Play like it is 1980!

You can finally give up all those "not D&D" OSR games. Ugh. Finally. Insert sarcasm tag here.

Later on, the expanded "6E expert rules" will, of course, have subclass options, extra powers, spells, and all the "expert combat" rules you will need the VTT and character creation software for. The 5E players who love complexity will be happy then. The expert rules are an online-only option. The expert monsters would require combat trackers and online-only tools. The expert spells have effects and targeting options made much easier by the VTT. Expert campaigns have support requirements of bastions and dominions.

The only weak part of the plan is that people may never upgrade and remain satisfied with the Basic rules. But this is Wall Street, and they can motivate purchases and upsells all the time, especially if you get "three free months" of expert rule access if you buy basic. Some monsters would be expert only. You know how it goes, and what they would hold back to get you to enter your credit card information.

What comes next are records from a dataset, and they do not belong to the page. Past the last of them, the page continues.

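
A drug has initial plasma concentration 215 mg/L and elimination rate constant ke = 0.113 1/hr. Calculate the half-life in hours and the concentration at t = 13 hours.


t_half = ln(2) / ke = 0.693147 / 0.113 = 6.134 hr
C(t) = C0 * exp(-ke*t) = 215 * exp(-0.113*13)
C(13) = 49.48 mg/L


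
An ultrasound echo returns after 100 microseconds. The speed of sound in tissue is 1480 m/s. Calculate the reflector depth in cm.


depth = c * t / 2
t = 100 us = 1.0000e-04 s
depth = 1480 * 1.0000e-04 / 2
depth = 0.074 m = 7.4 cm


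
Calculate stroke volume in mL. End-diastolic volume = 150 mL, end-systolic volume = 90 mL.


SV = EDV - ESV
SV = 150 - 90
SV = 60 mL


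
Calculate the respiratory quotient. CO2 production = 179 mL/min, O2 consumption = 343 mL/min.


RQ = VCO2 / VO2
RQ = 179 / 343
RQ = 0.5219


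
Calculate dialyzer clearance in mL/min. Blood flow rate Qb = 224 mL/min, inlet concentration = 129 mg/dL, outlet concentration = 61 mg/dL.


K = Qb * (Cb_in - Cb_out) / Cb_in
K = 224 * (129 - 61) / 129
K = 118.1 mL/min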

Even if this did happen, if D&D 6E were a rule-for-rule copy, I would never leave Shadowdark. The third-party support is here. The licensing is excellent. The creator is awesome and listens to the community. The game is built on a promise, and it holds to it as a core principle. The books made for this system are excellent. The art holds up. Respect is paid to the creators and traditions of this hobby.

And I trust The Arcane Library.

After the OGL, I can't say that about Wizards.